The ideologically accurate reconstruction of Soviet military mythology and Soviet cinematic and literary archaism is a characteristic feature of modern Russian culture "for domestic consumption".
If you look through the list of premieres in Russian cinemas that took place after the full-scale invasion, you will notice a large number of remakes of Soviet classics - from "Cheburashka" to "Guest from the Future". However, as stated in the press release of "Soyuzmultfilm", "as a result of artistic rethinking, the images have been endowed with new characteristic features and meanings". Or, as the war criminals Putin, Shoigu, and Lavrov like to say, "taking into account modern geopolitical realities". Not only cinematic heroes of old films are being resurrected, but also deceased Soviet and Russian actors - with the help of Deep Fake technology.

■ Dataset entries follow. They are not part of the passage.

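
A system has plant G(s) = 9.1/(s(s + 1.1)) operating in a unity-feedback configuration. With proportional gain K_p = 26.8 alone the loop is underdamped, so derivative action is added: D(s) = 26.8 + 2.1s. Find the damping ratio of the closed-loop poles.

ζ = 0.647

Forward path: (26.8 + 2.1s)·9.1/(s(s+1.1)). The closed-loop characteristic equation is s² + (1.1 + 9.1·2.1)s + 9.1·26.8 = 0.
That is s² + 20.21s + 243.9 = 0, so ω_n = 15.62 rad/s and ζ = 20.21/(2·15.62) = 0.6471.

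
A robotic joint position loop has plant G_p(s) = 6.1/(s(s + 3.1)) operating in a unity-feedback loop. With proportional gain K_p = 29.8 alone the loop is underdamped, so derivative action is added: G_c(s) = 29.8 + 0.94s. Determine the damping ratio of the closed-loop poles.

ζ = 0.328

Forward path: (29.8 + 0.94s)·6.1/(s(s+3.1)). The closed-loop characteristic equation is s² + (3.1 + 6.1·0.94)s + 6.1·29.8 = 0.
That is s² + 8.834s + 181.8 = 0, so ω_n = 13.48 rad/s and ζ = 8.834/(2·13.48) = 0.3276.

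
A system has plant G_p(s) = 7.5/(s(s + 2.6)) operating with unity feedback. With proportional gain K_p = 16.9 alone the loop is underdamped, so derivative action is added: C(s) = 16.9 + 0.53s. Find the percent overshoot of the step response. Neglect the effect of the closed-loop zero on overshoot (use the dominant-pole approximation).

Forward path: (16.9 + 0.53s)·7.5/(s(s+2.6)). The closed-loop characteristic equation is s² + (2.6 + 7.5·0.53)s + 7.5·16.9 = 0.
That is s² + 6.575s + 126.7 = 0, so ω_n = 11.26 rad/s and ζ = 6.575/(2·11.26) = 0.292.
%OS = 100·exp(−πζ/√(1−ζ²)) = 38.3%.

38.3%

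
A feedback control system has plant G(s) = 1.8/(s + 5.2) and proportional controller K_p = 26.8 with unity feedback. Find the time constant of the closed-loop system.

Closed-loop transfer function: T(s) = K_p·G(s)/(1 + K_p·G(s)) = 48.24/(s + 5.2 + 48.24) = 48.24/(s + 53.44).
Time constant τ = 1/53.44 = 0.0187 s.

τ = 0.0187 s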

The cult of the dead, revanchist victory obsession, and resentment, as well as artificially induced nostalgia for the "happy and carefree Soviet past", do not contribute to the mental health of society. And if you consider that a huge wave of this propaganda is primarily aimed at Russian children and teenagers, the future that Russia is heading towards looks increasingly bleak. The only thing that all countries unfortunate enough to share borders with Putin's aggressor state should do is to strengthen their defences and increase their combat readiness as much as possible.
Because the members of the "Order of the Red Star" will sooner or later deal with internal enemies and, according to the old Russian tradition, start looking for external ones.